Марта упала в обморок, и это было очень кстати: услышав о грохоте, дыме и отверстиях, Бертольд, до сих пор бубнивший что-то себе под нос и, казалось, не обращавший особого внимания на соседей, вдруг грохнул кружкой об стол и заорал свою любимую песню о Дне Святого Никогда.
— В этот день берут за глотку Зло!.. — взревел он своим хриплым голосом, и Феликсу, Патрику и Марте пришлось пересесть за другой столик (хорошо хоть, что обеденный перерыв уже успел благополучно завершиться, и столики освободились почти все), где Марта и закончила свой рассказ.

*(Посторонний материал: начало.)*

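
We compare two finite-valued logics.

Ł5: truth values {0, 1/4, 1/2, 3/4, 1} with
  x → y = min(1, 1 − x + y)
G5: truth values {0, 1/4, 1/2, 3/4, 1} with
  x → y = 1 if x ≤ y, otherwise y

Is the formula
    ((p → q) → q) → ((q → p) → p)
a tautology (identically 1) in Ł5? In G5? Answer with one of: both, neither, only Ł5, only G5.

In Ł5: every assignment gives 1 — tautology.
In G5: at p = 1/4, q = 0 the value is 1/4 — not a tautology.

only Ł5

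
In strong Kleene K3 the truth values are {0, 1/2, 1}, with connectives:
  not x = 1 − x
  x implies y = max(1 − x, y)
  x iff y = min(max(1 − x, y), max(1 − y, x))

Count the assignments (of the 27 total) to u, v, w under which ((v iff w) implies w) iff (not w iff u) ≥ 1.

5

value 1: 5 assignments (counts)
value 1/2: 17 assignments
value 0: 5 assignments
So 5 of the 27 assignments meet the threshold.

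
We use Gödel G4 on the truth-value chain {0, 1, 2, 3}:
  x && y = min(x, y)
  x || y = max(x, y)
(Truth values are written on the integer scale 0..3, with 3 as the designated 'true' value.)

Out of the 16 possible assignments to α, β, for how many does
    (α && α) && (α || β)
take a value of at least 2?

α = 0, β = 0 ↦ 0  <
α = 0, β = 1 ↦ 0  <
α = 0, β = 2 ↦ 0  <
α = 0, β = 3 ↦ 0  <
α = 1, β = 0 ↦ 1  <
α = 1, β = 1 ↦ 1  <
α = 1, β = 2 ↦ 1  <
α = 1, β = 3 ↦ 1  <
α = 2, β = 0 ↦ 2  ≥
α = 2, β = 1 ↦ 2  ≥
α = 2, β = 2 ↦ 2  ≥
α = 2, β = 3 ↦ 2  ≥
α = 3, β = 0 ↦ 3  ≥
α = 3, β = 1 ↦ 3  ≥
α = 3, β = 2 ↦ 3  ≥
α = 3, β = 3 ↦ 3  ≥
So 8 of the 16 assignments meet the threshold.

8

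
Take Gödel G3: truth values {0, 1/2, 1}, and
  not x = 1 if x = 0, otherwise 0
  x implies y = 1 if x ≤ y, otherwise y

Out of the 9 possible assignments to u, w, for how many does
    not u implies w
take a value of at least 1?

u = 0, w = 0 ↦ 0  <
u = 0, w = 1/2 ↦ 1/2  <
u = 0, w = 1 ↦ 1  ≥
u = 1/2, w = 0 ↦ 1  ≥
u = 1/2, w = 1/2 ↦ 1  ≥
u = 1/2, w = 1 ↦ 1  ≥
u = 1, w = 0 ↦ 1  ≥
u = 1, w = 1/2 ↦ 1  ≥
u = 1, w = 1 ↦ 1  ≥
So 7 of the 9 assignments meet the threshold.

7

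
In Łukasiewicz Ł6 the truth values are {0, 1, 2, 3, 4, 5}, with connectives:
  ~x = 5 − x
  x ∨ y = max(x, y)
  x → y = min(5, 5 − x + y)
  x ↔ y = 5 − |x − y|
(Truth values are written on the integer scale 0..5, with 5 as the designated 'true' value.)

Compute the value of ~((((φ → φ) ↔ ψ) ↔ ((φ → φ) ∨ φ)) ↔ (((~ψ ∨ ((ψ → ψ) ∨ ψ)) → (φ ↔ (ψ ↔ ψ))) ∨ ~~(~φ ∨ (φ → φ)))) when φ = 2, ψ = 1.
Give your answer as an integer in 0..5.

φ → φ = 2 → 2 = 5
(φ → φ) ↔ ψ = 5 ↔ 1 = 1
φ → φ = 2 → 2 = 5
(φ → φ) ∨ φ = 5 ∨ 2 = 5
((φ → φ) ↔ ψ) ↔ ((φ → φ) ∨ φ) = 1 ↔ 5 = 1
~ψ = ~1 = 4
ψ → ψ = 1 → 1 = 5
(ψ → ψ) ∨ ψ = 5 ∨ 1 = 5
~ψ ∨ ((ψ → ψ) ∨ ψ) = 4 ∨ 5 = 5
ψ ↔ ψ = 1 ↔ 1 = 5
φ ↔ (ψ ↔ ψ) = 2 ↔ 5 = 2
(~ψ ∨ ((ψ → ψ) ∨ ψ)) → (φ ↔ (ψ ↔ ψ)) = 5 → 2 = 2
~φ = ~2 = 3
φ → φ = 2 → 2 = 5
~φ ∨ (φ → φ) = 3 ∨ 5 = 5
~(~φ ∨ (φ → φ)) = ~5 = 0
~~(~φ ∨ (φ → φ)) = ~0 = 5
((~ψ ∨ ((ψ → ψ) ∨ ψ)) → (φ ↔ (ψ ↔ ψ))) ∨ ~~(~φ ∨ (φ → φ)) = 2 ∨ 5 = 5
(((φ → φ) ↔ ψ) ↔ ((φ → φ) ∨ φ)) ↔ (((~ψ ∨ ((ψ → ψ) ∨ ψ)) → (φ ↔ (ψ ↔ ψ))) ∨ ~~(~φ ∨ (φ → φ))) = 1 ↔ 5 = 1
~((((φ → φ) ↔ ψ) ↔ ((φ → φ) ∨ φ)) ↔ (((~ψ ∨ ((ψ → ψ) ∨ ψ)) → (φ ↔ (ψ ↔ ψ))) ∨ ~~(~φ ∨ (φ → φ)))) = ~1 = 4

4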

Собственно, рассказывать оставалось самую малость: очнувшись, девушка увидела, что число отверстий в люке погреба выросло до полудюжины, а тело констебля уже прибрали его коллеги, и один из них, что посообразительнее, подойдя к люку со стороны, представился Бальтазару как его лучший друг Феликс и попросил его выходить. Люк распахнулся, и оттуда показался пьяный вдрызг Бальтазар. Голова его покачивалась, и при ходьбе он опирался на палаш. Палаш тут же отобрали, а на голову испанцу набросили мешок, и хорошенько связали руки и ноги толстой веревкой. Потом жандармы взвалили на плечи вяло брыкающийся сверток, а тот, что посообразительнее, посоветовал Марте взять самое необходимое и убираться из этого дома как можно скорее, что Марта и сделала.
Уходя, жандармы подожгли дом…
— Донос, — сказал Патрик, листая страницы черновика монографии о драконах. — Его арестовали по доносу. — Он подтянул к себе палаш, ни на секунду не желая расставаться с этими двумя предметами, и поскреб ногтем клинок. — Они заплатят, — сказал он, стиснув рукоятку палаша. — Они заплатят.
— Да, — сказал Феликс. — Они заплатят. Но меч здесь не помощник. Есть оружие и пострашнее.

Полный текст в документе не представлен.